The new term has brought with it a workload of such epic proportions that I’ve just completed 21 full working days without any kind of break. My AST role has finally vanished, so it’s back to the rigours of a full teaching timetable, spiced up with five brand new subjects that I haven’t taught before. Hopefully this excuse adequately covers the lack of updates on the blog.

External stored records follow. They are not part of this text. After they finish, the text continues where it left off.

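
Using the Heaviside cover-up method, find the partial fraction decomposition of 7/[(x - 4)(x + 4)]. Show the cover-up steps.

Cover (x - 4): set x=4, get P = 7/(4 + 4) = 7/8. Cover (x + 4): set x=-4, get Q = 7/(-4 - 4) = -7/8.
Result: (7/8)/(x - 4) - (7/8)/(x + 4)


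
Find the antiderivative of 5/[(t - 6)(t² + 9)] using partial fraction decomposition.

Cover-up at t=6: α = 5/(6²+9) = 1/9. Coeff matching: β = -1/9, γ = -2/3. Decomposition: (1/9)/(t - 6) - ((1/9)t + 2/3)/(t² + 9). Integrate: linear → ln, quadratic → (1/2)ln + arctan: (1/9) ln|(t - 6)| - (1/18) ln(t² + 9) - (2/9) arctan(t/3) + C


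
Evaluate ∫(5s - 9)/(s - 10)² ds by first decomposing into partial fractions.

Decompose: A = 5, B = 5·10 - 9 = 41, so (5s - 9)/(s - 10)² = 5/(s - 10) + 41/(s - 10)². Integrate: ∫ A/(s - 10) ds = 5 ln|(s - 10)|; ∫ B/(s - 10)² ds = -41/(s - 10). Sum: 5 ln|(s - 10)| - 41/(s - 10) + C


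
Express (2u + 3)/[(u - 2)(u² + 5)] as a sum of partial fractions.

At u=2: P = (2·2 + 3)/(2² + 5) = 7/9. Q = -P = -7/9, R = 2 - 2·P = 4/9
Result: (7/9)/(u - 2) - ((7/9)u - 4/9)/(u² + 5)


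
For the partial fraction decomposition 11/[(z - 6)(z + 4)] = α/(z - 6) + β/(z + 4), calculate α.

Cover-up at z = 6: α = 11/(6 + 4) = 11/10


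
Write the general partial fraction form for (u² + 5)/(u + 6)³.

Repeated linear factor (power 3): P/(u + 6) + Q/(u + 6)² + R/(u + 6)³


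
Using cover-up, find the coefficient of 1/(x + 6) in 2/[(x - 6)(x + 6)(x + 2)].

Cover (x + 6), set x=-6: 2/[(-6 - 6)(-6 + 2)] = 1/24


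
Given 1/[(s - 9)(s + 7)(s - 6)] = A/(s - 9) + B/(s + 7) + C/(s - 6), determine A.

Cover-up at s = 9: A = 1/[(9 + 7)(9 - 6)] = 1/[(16)(3)] = 1/48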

I’ve just finished teaching a short series of lessons on plate tectonics to year 9. We started by looking at the impact of tectonics on human history using the Deep Earth resource I wrote about last year. I used the 2004 SE Asia tsunami to illustrate short and long term aid (I save the Japan tsunami for GCSE) and finished with the classic Montserrat activity. I wanted to devise a differentiated  assessment that would recap and reinforce knowledge as well as allowing the students to show what they’ve learned. I came up with a simple concept map that is easy to modify for any topic. Students are given a list of key words from the topic, an A3 sheet and instructions to find and describe as many links as possible. There is a selection of bonus words to stretch the most able and a mark scheme. It’s super simple and brings nothing new at all to the world of assessment.

17/10/13 Update: I’ve discovered the hexagon generator from Pam Hook which may well offer a better way to analyse links between keywords.